How to solve the general formula by the recursive formula in MMA?

Question

I want to solve this problem $T(n)=\sum_{i=1}^{n-1} 2T(i),T(1)=1$, I want to know how to solve this in MMA?

My thinking:

I have tried RSolve command, but the output is the same as the input.

$$RSolve[a[n]==\sum_{i=1}^{n-1} 2*a[i],a,n]$$

Answer 1

It is easy to deal with this problem in the numerical way. Besides the approach involved with memoization as Bob Hanlon used, another is to use Nest:

Nest[Append[#, 2 Total[#]] &, {1}, 10]
FindSequenceFunction[%[[2 ;;]], n]

generate

{1, 2, 6, 18, 54, 162, 486, 1458, 4374, 13122, 39366}

2 3^(-1 + n)

This means that $ T(n) = 2\times 3^{n-2} $ for $ n = 2,3,4,... $.

Answer 2

This can also be seen as $T(n+1)-T(n)=2 T(n)\iff T(n+1)=3 T(n)$ for $n>1$, so$T(n)= 3T(n-1)=9 T(n-2)=...=3^{n-2}T(2)$ and $T(2)=2$. Therefore, $ T(1)=1,T(n)=2\cdot 3^{n-2}, for \quad n>1$

Answer 3

Clear[T];
T[1] = 1;
T[n_Integer?Positive] := T[n] = Sum[2*T[i], {i, 1, n - 1}];

Generate a sequence from the recursion

seq = T /@ Range[10]

(* {1, 2, 6, 18, 54, 162, 486, 1458, 4374, 13122} *)

Use FindSequenceFunction to find the general formula

f[n_] = FindSequenceFunction[seq, n]

The general formula is expressed as a DifferenceRoot

Verifying that the recursion and the general formula are equivalent even for values outside the original sequence:

(T /@ Range[100]) == (f /@ Range[100])

(* True *)

EDIT: As pointed out by Αλέξανδρος Ζεγγ for n > 1

Clear[T2];
T2[1] = 1;
T2[n_Integer?Positive] = FindSequenceFunction[{#, T[#]} & /@ Range[2, 10], n]

(* 2 3^(-2 + n) *)

Checking,

(T /@ Range[100]) == (f /@ Range[100]) == (T2 /@ Range[100])

(* True *)

Answer 4

"T[n] == Sum[2 T[i], {i, 1, n - 1}]" isn't really a (single) recurrence equation, so RSolve won't do much with it. (It's a different recurrence equation for each choice of $n$.) It is analogous to asking DSolve to do something useful with $f(x) = \int_{1}^{x}f(u) \,\mathrm{d}u$, which it won't because there is no derivative here.

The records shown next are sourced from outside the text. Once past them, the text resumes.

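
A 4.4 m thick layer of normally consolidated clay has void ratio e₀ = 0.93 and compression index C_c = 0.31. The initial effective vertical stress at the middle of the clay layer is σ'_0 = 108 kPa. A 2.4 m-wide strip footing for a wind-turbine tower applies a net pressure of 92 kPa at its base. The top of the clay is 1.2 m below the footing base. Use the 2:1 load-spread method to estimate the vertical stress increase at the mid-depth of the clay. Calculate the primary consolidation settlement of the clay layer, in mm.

Mid-depth of clay below the footing base: z = 1.2 + 4.4/2 = 3.4 m.
Stress increase at mid-clay by the 2:1 spreading method:
Δσ = qB/(B+z) = 92×2.4/(2.4+3.4) = 38.069 kPa
Final effective stress: σ'_f = σ'_0 + Δσ = 108 + 38.069 = 146.07 kPa.
Normally consolidated clay, so the full stress increment lies on the virgin compression line:
S_c = C_c·H/(1+e₀)·log₁₀(σ'_f/σ'_0) = 0.31×4.4/(1+0.93)×log₁₀(146.07/108)
    = 0.70674 × 0.13114 = 0.09268 m

S_c ≈ 92.7 mm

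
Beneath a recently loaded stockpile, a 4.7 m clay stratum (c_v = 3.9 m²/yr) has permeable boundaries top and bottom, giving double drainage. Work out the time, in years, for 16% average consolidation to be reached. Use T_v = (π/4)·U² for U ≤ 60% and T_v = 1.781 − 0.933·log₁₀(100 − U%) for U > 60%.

t ≈ 0.0285 years

Drainage path length: H_d = H/2 = 2.35 m (double drainage).
U ≤ 60%: T_v = (π/4)·U² = (π/4)×0.16² = 0.020106.
t = T_v·H_d²/c_v = 0.020106×2.35²/3.9 = 0.02847 years.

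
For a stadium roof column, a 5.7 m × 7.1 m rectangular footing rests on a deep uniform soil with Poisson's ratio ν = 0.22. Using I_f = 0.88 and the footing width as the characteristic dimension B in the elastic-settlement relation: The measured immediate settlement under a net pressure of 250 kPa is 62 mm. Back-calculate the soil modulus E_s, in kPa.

E_s ≈ 19200 kPa

S_e = q·B·(1−ν²)/E_s · I_f  ⇒  E_s = q·B·(1−ν²)·I_f / S_e.
E_s = 250 × 5.7 × 0.9516 × 0.88 / 0.062 = 19250 kPa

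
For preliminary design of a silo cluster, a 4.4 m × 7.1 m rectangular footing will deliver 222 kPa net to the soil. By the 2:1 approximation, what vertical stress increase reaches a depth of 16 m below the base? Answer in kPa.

Δσ_z ≈ 14.7 kPa

By the 2:1 method the load spreads at 1 horizontal : 2 vertical, so at depth z the loaded area has grown by z in each plan dimension:
Δσ = qBL/((B+z)(L+z)) = 222×4.4×7.1/((4.4+16)(7.1+16)) = 14.717 kPa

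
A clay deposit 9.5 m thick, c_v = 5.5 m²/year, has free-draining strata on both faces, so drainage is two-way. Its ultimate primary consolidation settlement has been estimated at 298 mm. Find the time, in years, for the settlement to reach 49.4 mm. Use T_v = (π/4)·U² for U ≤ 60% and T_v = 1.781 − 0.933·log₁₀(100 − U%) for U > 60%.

Drainage path length: H_d = H/2 = 4.75 m (double drainage).
U = S(t)/S_ult = 49.4/298 = 0.1658.
U ≤ 60%: T_v = (π/4)·U² = (π/4)×0.16577² = 0.021583.
t = T_v·H_d²/c_v = 0.021583×4.75²/5.5 = 0.08854 years.

t ≈ 0.0885 years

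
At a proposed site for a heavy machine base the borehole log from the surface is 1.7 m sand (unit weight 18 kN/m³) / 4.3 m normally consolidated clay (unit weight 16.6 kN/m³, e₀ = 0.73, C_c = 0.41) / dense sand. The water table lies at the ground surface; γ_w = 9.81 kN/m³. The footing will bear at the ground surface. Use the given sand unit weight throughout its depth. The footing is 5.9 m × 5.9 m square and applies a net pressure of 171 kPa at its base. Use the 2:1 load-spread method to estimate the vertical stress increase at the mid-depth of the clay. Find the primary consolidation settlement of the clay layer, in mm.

Mid-depth of clay below the ground surface: z = 1.7 + 4.3/2 = 3.85 m.
Total vertical stress at mid-clay: σ_v = 18×1.7 + 16.6×2.15 = 66.29 kPa.
Pore pressure: u = 9.81×(3.85 − 0) = 37.769 kPa.
Initial effective stress: σ'_0 = σ_v − u = 66.29 − 37.769 = 28.521 kPa.
Stress increase at mid-clay by the 2:1 spreading method:
Δσ = qBL/((B+z)(L+z)) = 171×5.9×5.9/((5.9+3.85)(5.9+3.85)) = 62.617 kPa
Final effective stress: σ'_f = σ'_0 + Δσ = 28.521 + 62.617 = 91.138 kPa.
Normally consolidated clay, so the full stress increment lies on the virgin compression line:
S_c = C_c·H/(1+e₀)·log₁₀(σ'_f/σ'_0) = 0.41×4.3/(1+0.73)×log₁₀(91.138/28.521)
    = 1.0191 × 0.50453 = 0.5142 m

S_c ≈ 514 mm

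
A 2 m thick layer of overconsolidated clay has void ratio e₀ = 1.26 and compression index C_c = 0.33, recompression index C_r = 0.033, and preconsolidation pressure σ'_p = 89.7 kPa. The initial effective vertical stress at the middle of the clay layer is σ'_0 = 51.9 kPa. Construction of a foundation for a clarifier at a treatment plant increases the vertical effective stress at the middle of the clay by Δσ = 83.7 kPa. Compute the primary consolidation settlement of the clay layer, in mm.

Final effective stress: σ'_f = 51.9 + 83.7 = 135.6 kPa.
σ'_f = 135.6 > σ'_p = 89.7 kPa, so the stress path crosses the preconsolidation pressure — recompression up to σ'_p, then virgin compression beyond:
S_c = H/(1+e₀)·[C_r·log₁₀(σ'_p/σ'_0) + C_c·log₁₀(σ'_f/σ'_p)]
    = 2/2.26 × [0.033×log₁₀(89.7/51.9) + 0.33×log₁₀(135.6/89.7)]
    = 0.88496 × [0.0078416 + 0.059224] = 0.05935 m

S_c ≈ 59.4 mm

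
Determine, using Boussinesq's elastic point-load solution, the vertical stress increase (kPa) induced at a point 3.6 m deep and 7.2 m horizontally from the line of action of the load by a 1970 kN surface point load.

Δσ_z ≈ 1.3 kPa

Boussinesq vertical stress below a point load on an elastic half-space:
Δσ_z = 3P/(2πz²) · [1 + (r/z)²]^(−5/2)
r/z = 7.2/3.6 = 2; [1+(r/z)²]^(−5/2) = 0.017889.
Δσ_z = 3×1970/(2π×3.6²) × 0.017889 = 72.578 × 0.017889 = 1.298 kPa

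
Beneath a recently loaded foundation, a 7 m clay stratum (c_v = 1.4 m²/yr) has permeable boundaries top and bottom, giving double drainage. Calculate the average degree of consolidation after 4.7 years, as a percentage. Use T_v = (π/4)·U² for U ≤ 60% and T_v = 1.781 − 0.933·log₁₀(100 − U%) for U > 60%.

U ≈ 78.5 %

Drainage path length: H_d = H/2 = 3.5 m (double drainage).
T_v = c_v·t/H_d² = 1.4×4.7/3.5² = 0.53714.
T_v = 0.53714 corresponds to the U > 60% branch:
U = 1 − 10^((1.781 − T_v)/0.933)/100 = 0.7846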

Here, we ask DSolve to solve an integral equation (or generally, an integrodifferential equation) in the same way we have asked RSolve to solve a summatory equation (or generally, a summation-recurrence equation).

Other solutions here have suggested first manipulating the equation by hand, then using RSolve. This is to convert your equation into a (single) recurrence equation. To convert the analogous integral to something DSolve will make progress with, we make Mathematica apply the fundamental theorem of calculus for us, then DSolve makes progress.

D[#,x]& /@ (f[x] == Integrate[f[u],{u,1,x}])
DSolve[%, f[x], x]
(*  f'[x] = f[x]  
    {{ f[x] -> E^C[1] }}
 *)

We need to do the same thing here (and we'll include T[1]==1).

DifferenceDelta[#, n]& /@ (T[n] == Sum[2 T[i], {i, 1, n - 1}])
RSolve[{ %, T[1]==1}, T[n], n]
(*  -T[n] + T[1 + n] == 2 T[n]
    {{ T[n] -> 3^(-1+n) }}
 *)

Answer 5

Using @ubdqn's observations with RSolve:

RSolve[{t[n] == 3 t[n - 1], t[2] == 2}, t[n], n]

{{t[n] -> 2 3^(-2 + n)}}